A proposta de Rebelo é pressionada ainda pela Confederação Nacional dos Trabalhadores na Agricultura (Contag), que pede uma redução ainda maior: 7,5 metros de áreas protegidas em rios de até 10m de largura.

Segundo a nota, não é apenas a ausência de estudos técnicos que embasem as limitações propostas por Rebelo. A Agência chamou a atenção para a importância das matas ciliares na proteção dos recursos hídricos, uma vez que reduz a quantidade de resíduos defensivos e da adubação que chegam ao leito dos cursos de água.

Desproteger as Áreas de Proteção Permanentes (APP), conforme proposta de Rebelo relativas às encostas e topos de morro também, não é benéfico para o meio ambiente, segundo a ANA. A Agência afirmou, em nota, que estas áreas são consideradas zonas de recarga dos aqüíferos.

"Destacamos a necessidade de aprimoramento na forma de aplicação do Código do ponto de vista dos recursos hídricos, qual seja, dar uma ênfase maior à proteção dessas áreas de recarga, dando a elas tratamento similar ao dispensado hoje às áreas de proteção de nascentes".

Outro ponto ressaltado pela ANA é a falta de assistência técnica existente atualmente, visto que a ausência deste serviço impede a recuperação de áreas degradadas e o resgate da Reserva Legal pelos agricultores

No entendimento dos técnicos da Agência, o fortalecimento da assistência técnica e da extensão rural, conforme previsto na Constituição Federal, é decisivo para a rápida, eficiente e eficaz recuperação das áreas de APPs e de RL, trabalho esse que exige um grande número de técnicos capacitados para mobilizar, dar assistência e elaborar os projetos de preservação, uso sustentável e recuperação dessas áreas, ao invés de aboli-las.

O incentivo e apoio à execução das ações de recuperação ambiental das propriedades rurais propiciam o Desenvolvimento Rural Sustentável, diz a ANA.

Considerado uma tentativa de equilibrar a defesa do meio ambiente com a produção agrícola do País, Aldo Rebelo, que defende a bancada ruralista em Brasília, o relatório do deputado é criticado por ambientalistas e cientistas pela ausência de base científica.

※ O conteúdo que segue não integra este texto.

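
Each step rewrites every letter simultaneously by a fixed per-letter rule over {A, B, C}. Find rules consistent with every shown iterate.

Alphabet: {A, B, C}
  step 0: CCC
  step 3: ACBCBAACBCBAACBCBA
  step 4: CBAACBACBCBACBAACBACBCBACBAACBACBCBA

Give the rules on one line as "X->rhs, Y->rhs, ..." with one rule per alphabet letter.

  step 3 ⇒ step 4: ACBCBAACBCBAACBCBA ⇒ CBA·A·CB·A·CB·CBA·CBA·A·CB·A·CB·CBA·CBA·A·CB·A·CB·CBA
    A ↦ CBA
    B ↦ CB
    C ↦ A

A->CBA, B->CB, C->A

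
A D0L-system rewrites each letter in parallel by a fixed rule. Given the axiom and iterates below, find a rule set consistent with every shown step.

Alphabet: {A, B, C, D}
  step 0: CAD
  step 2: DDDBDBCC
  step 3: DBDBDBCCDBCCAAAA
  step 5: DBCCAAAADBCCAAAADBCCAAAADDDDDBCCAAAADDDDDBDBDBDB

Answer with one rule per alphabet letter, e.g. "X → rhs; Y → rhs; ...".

A->D, B->CC, C->AA, D->DB

  step 2 ⇒ step 3: DDDBDBCC ⇒ DB·DB·DB·CC·DB·CC·AA·AA
    B ↦ CC
    C ↦ AA
    D ↦ DB
    A ↦ D  (constrained at step 0)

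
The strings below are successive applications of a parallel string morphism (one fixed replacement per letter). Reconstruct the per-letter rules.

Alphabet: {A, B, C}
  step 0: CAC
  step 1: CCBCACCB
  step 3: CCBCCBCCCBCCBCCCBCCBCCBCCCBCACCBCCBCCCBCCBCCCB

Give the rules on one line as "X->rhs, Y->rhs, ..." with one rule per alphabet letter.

  step 0 ⇒ step 1: CAC ⇒ CCB·CA·CCB
    A ↦ CA
    C ↦ CCB
    B ↦ C  (constrained at step 1)

A->CA, B->C, C->CCB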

Conforme publicado pelo portal G1, para o pesquisador Antonio Donato Nobre, do Instituto Nacional de Pesquisas da Amazônia (Inpa), a proposta de liberar plantio em topo de morro é "extremamente irresponsável". Ele também criticou a proposta de reduzir a Área de Preservação Permanente nos casos de rios menores de 30 metros para 15 metros. Ele diz que atualmente a área de APP representa 7% das propriedades privadas. Com a mudança, passaria para 5%.

Para os cientistas, os argumentos utilizados para alterar o Código Florestal não se mantêm diante de evidências numéricas.

Os cientistas ressaltam que não são nem contra nem a favor de um novo código, porém ponderam que é necessário um longo diálogo até que o código esteja apto a ser votado.

No dia 25 de abril, a presidente da Sociedade Brasileira para o Progresso da Ciência (SBPC), Helena Nader, e representantes da comunidade científica se reuniram com Marco Maia para pedir o adiamento da votação.

Mesmo com as colocações, o deputado Marco Maia (PT-RS) reafirmou a votação do Código Florestal para os próximos dias 3 e 4, mas admitiu que a data pode ser alterada diante de um acordo das lideranças partidárias.